While Tyler described his uncle as “calm, cool and collected,” Tyler said, “if Mother Nature is up to something, Grandpa is going to try to stop her.”
Speaking of Mother Nature, Fox is convinced of climate change based on his farm experiences alone and has a unique respect for water, especially with all of the river levees snaking throughout their farmland.
Actually, Fox said the two brothers knew there only could be one boss and he was not only five years older and a natural born decision maker, “I wanted to do it.”
The farm changed when Tom died about 10 years ago. Fox’s own sons, Drew and Marty — both born on Fridays the 13th and 13 months apart — were integral to the farm by then. The livestock was sold off and about that time they also quit wheat.
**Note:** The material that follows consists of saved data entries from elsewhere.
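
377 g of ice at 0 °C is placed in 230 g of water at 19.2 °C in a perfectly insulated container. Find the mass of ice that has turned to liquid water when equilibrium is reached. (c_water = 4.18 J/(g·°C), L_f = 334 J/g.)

Water can give up m c ΔT = 230×4.18×19.2 = 18459 J before reaching 0 °C.
To melt every bit of ice: 377×334 = 125918 J.
That's not enough to melt it all — equilibrium is at 0 °C with ice remaining.
m_melt = 18459 / L_f = 55.27 g.

m_melted ≈ 55.3 g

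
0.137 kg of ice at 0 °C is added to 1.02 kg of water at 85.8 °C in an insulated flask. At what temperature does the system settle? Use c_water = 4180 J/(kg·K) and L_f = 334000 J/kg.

Heat gained plus heat lost sum to zero:
melt ice: 0.137·334000 = 45758; warm the meltwater: 572.66 T; water cools: 1.02·4180·(T − 85.8) = 4263.6(T − 85.8)
4836.3 T = 365817 − 45758 = 320059
T ≈ 66.18 °C (positive, so assuming full melt was valid).

T_f ≈ 66.2 °C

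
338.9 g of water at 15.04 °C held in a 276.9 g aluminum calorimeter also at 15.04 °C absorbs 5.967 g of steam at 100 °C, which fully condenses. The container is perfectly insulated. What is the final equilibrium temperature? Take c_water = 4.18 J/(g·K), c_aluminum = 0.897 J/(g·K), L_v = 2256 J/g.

Setting the total heat transfer to zero:
steam→water at 100 °C releases m L_v = 5.967×2256 = 13462
  condensed water 100 °C→T: 24.94(T − 100)
  original water: 1416.6(T − 15.04)
  cup: 248.38(T − 15.04)
1689.9 T = 13462 + 2494.2 + 25041 = 40997
T ≈ 24.26 °C, under the boiling point, so the assumption holds.

T_f ≈ 24.3 °C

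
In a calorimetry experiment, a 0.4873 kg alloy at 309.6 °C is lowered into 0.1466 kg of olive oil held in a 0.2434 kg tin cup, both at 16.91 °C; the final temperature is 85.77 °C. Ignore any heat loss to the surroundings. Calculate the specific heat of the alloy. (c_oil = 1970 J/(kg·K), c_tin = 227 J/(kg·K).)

c ≈ 217 J/(kg·K)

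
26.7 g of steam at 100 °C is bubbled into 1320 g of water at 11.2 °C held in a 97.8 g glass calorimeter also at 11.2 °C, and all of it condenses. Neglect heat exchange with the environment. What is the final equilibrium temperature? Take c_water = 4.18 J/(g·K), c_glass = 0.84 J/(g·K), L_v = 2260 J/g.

T_f ≈ 23.5 °C

Energy conservation, ΣQ = 0:
latent heat released on condensation: 26.7×2260 = 60342; condensed water 100 °C→T: 111.61(T − 100); water warms: 1320×4.18×(T − 11.2) = 5517.6(T − 11.2); glass cup: 97.8×0.84×(T − 11.2) = 82.15(T − 11.2)
5711.4 T = 60342 + 11161 + 62717 = 134220
T ≈ 23.50 °C, under the boiling point, so the assumption holds.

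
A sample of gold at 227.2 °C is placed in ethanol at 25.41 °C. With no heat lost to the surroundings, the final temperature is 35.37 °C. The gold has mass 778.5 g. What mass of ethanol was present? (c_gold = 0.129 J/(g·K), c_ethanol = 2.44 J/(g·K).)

m ≈ 793 g

|Q_gold| = |Q_ethanol|:
778.5×0.129×(227.2 − 35.37) = m×2.44×(35.37 − 25.41)
24.3 m = 19265  ⇒  m ≈ 792.7 g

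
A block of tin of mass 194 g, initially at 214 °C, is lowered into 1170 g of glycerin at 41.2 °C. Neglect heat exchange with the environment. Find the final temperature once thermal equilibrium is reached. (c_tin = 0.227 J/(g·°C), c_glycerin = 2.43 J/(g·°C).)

T_f ≈ 43.8 °C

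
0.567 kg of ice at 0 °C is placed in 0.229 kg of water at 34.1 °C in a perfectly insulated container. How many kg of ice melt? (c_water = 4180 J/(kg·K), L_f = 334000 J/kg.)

Heat available from the water dropping to 0 °C: 0.229·4180·34.1 = 32641 J.
To melt every bit of ice: 0.567·334000 = 189378 J.
Since 32641 < 189378 J, not all the ice melts; equilibrium is at 0 °C.
m_melt = 32641 / L_f = 0.09773 kg.

m_melted ≈ 0.0977 kg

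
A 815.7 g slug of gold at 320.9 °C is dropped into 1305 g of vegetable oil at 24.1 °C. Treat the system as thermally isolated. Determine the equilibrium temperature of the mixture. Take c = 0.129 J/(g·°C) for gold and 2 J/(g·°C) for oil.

T_f ≈ 35.6 °C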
“It used to be that people around here grew wheat to help pay with their property tax bills,” Fox added.
Now
Today, the Davis farms are a family operation with a combination of acreages owned by the four of them and rental properties in Union and Alexander counties. All told, they farm upwards of 8,000 of mostly irrigated acres.
While many farmers in southern Illinois rely on wheat as a cover crop in a double crop system with soybeans and rotate corn with beans, the Davis farm uses a variety of other farm practices that work uniquely for them.
One is for water management, including hipping that forms up beds between furrows and a variety of irrigation needs from flooding rice fields to setting up pivots for corn.
Their ground also can sustain years of back-to-back soybeans with notable yields. To say the least, they soil test regularly and use precision ag tools to their advantage.
It’s only been in the past seven years that they added rice to their crop mix after the neighboring Gerard Blake farms started with it and last season was their first foray into cotton, an idea suggested by Drew.
Upon graduation from the University of Illinois, Tyler joined the operation two years ago.
“We’re very fortunate to have three generations getting along to do this farming,” Fox said with a knowing glance at Tyler.
Tyler’s first child — William Archer — was born on Jan. 23, 103 years to the day of his great-great-grandfather Howard. William Archer joins Tayler, Drew’s 2-year-old daughter, as the potential future faces of the farm.
“I think my dad accomplished a lot. I’ve accomplished a little bit. And I think my boys and my grandson are on the same road. As a matter of fact, they’ll probably accomplish more than my brother and I have,” Fox said.